Ketika tentang lari 100 meter, Jae Eun adalah juaranya. Saat itu juga ia tersenyum seraya melambaikan tangannya ke arah Ji Bin ketika gadis itu duduk di tepi lapangan. Ji Bin mengernyit, ia merasa perempuan itu sok akrab dengannya. Ji Bin membuang muka.
Semuanya berjalan dengan lancar, walaupun wajah beringas Ji Bin tidak menghilang dari pagi. Setidaknya perempuan itu merasa lebih baik jika tidak bertemu dengan Oh Sehun. Ia menghindar? Jujur saja ia bukan perempuan seperti itu, ia hanya tidak suka melihat wajah lelaki itu mengingatkannya pada kejadian memuakkan kemarin. Setelah meletakkan buku-bukunya di loker, teleponnya berbunyi menandakan pesan masuk.
From : Soo Rim
Binnie, bisa kau menemuiku di taman? Ada hal penting yag harus kubicarakan denganmu.
Sesaat setelah sampai di taman yang dimaksud, Ji Bin mengernyit ketika mendapati banyak orang bersama Soo Rim. Apalagi Sehun dan Jae Eun ada disana.
Apa yang sedang mereka rencanakan?
Suasana yang sebelumnya ribut menjadi hening ketika Ji Bin tiba dihadapan mereka. Ada Soo Rim, Kris, Ra In, Chanyeol, Sehun, dan tentu saja Jae Eun.
“Ada apa? Mengapa kau memanggilku kemari?” tanya Ji Bin dengan nada ketus yang kentara.

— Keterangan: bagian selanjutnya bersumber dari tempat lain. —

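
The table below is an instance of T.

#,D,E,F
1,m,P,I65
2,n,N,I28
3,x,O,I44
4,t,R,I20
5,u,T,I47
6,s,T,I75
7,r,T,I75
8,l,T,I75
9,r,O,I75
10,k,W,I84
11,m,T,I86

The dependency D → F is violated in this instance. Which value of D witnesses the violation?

m

D=m: rows 1, 11 → F takes values {I65, I86} — violation
D=n: row 2 → F = I28 ✓
D=x: row 3 → F = I44 ✓
D=t: row 4 → F = I20 ✓
D=u: row 5 → F = I47 ✓
D=s: row 6 → F = I75 ✓
D=r: rows 7, 9 → F = I75, I75 ✓
D=l: row 8 → F = I75 ✓
D=k: row 10 → F = I84 ✓
The only D value with inconsistent F is D=m.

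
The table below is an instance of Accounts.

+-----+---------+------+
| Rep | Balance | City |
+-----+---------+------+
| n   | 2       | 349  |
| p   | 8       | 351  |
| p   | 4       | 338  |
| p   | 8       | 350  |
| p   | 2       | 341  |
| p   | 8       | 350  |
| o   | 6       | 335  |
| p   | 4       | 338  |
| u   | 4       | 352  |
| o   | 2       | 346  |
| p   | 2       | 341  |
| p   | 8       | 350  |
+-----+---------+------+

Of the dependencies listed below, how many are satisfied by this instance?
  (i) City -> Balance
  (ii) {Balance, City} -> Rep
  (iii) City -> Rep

(i) City -> Balance: every LHS value maps to a single RHS value — holds.
(ii) {Balance, City} -> Rep: every LHS value maps to a single RHS value — holds.
(iii) City -> Rep: every LHS value maps to a single RHS value — holds.
3 of the 3 dependencies hold.

3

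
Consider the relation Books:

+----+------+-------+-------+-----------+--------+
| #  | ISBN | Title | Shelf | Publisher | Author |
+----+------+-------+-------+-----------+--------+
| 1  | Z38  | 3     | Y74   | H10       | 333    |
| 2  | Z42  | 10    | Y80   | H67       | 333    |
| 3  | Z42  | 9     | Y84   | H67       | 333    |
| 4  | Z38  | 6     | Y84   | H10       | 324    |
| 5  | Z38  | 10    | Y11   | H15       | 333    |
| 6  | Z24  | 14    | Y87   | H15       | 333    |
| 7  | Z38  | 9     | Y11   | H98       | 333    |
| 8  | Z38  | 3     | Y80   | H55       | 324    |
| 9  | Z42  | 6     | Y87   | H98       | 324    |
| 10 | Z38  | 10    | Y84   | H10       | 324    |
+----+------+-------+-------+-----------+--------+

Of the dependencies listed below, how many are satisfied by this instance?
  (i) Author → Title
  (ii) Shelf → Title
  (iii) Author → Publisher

0

(i) Author → Title: Author=333: rows 1, 2, 3, 5, 6, 7 → Title takes values {3, 10, 9, 14} — violation; Author=324: rows 4, 8, 9, 10 → Title takes values {6, 3, 10} — violation — fails.
(ii) Shelf → Title: Shelf=Y80: rows 2, 8 → Title takes values {10, 3} — violation; Shelf=Y84: rows 3, 4, 10 → Title takes values {9, 6, 10} — violation; Shelf=Y11: rows 5, 7 → Title takes values {10, 9} — violation; Shelf=Y87: rows 6, 9 → Title takes values {14, 6} — violation — fails.
(iii) Author → Publisher: Author=333: rows 1, 2, 3, 5, 6, 7 → Publisher takes values {H10, H67, H15, H98} — violation; Author=324: rows 4, 8, 9, 10 → Publisher takes values {H10, H55, H98} — violation — fails.
None of the 3 dependencies hold.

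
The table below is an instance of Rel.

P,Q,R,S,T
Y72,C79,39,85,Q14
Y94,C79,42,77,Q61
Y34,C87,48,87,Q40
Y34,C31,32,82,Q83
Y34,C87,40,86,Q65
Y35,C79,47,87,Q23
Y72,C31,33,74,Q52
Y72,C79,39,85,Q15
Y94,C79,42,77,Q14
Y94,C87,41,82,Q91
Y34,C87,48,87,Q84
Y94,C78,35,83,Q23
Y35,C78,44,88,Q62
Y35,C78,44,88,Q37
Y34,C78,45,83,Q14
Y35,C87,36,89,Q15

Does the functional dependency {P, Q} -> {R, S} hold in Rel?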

Soo Rim yang semula gugup bertambah gugup. “A-anu aku hanya ingin kau berbaikan dengan Sehun. Ya kan Sehun-ah?”
Sehun yang ditatap seperti itu oleh Soo Rim hanya bisa menyengir tidak jelas.
Ji Bin yang mendengar perkataan Soo Rim seketika kesal. “Apa maksudmu menyuruhku untuk berbaikan dengan Sehun? Urusi saja urusanmu sendiri, jangan libatkan aku dengan urusan kalian. Aku permisi.”
Kris juga ikutan kesal mendengar sikap sombong Jung Ji Bin namun ditahan oleh Soo Rim. Tidak ada yang membalas hingga akhirnya Sehun turun tangan.
“Apa salahnya kau meminta maaf?”
Seketika gadis bermarga Jung itu berhenti.
**
Hari ini mungkin hari yang berbeda bagi Kai, lelaki berkulit tan itu sedikit kelelahan sehabis latihan dance di klub sekolahnya. Untuk menghilangkan penat sekaligus merefreshkan otak, ia memutari sekolah dengan berjalan menuju taman. Sekolah tampaknya belum benar-benar sepi karena masih banyaknya siswa yang berlalu-lalang di sekolah ini. Saat mengusap-usap kepalanya dengan handuk kecil, aktifitas Kai harus berhenti ketika ia mendengar sayup-sayup suara Ji Bin yang mengusik indra pendengarannya.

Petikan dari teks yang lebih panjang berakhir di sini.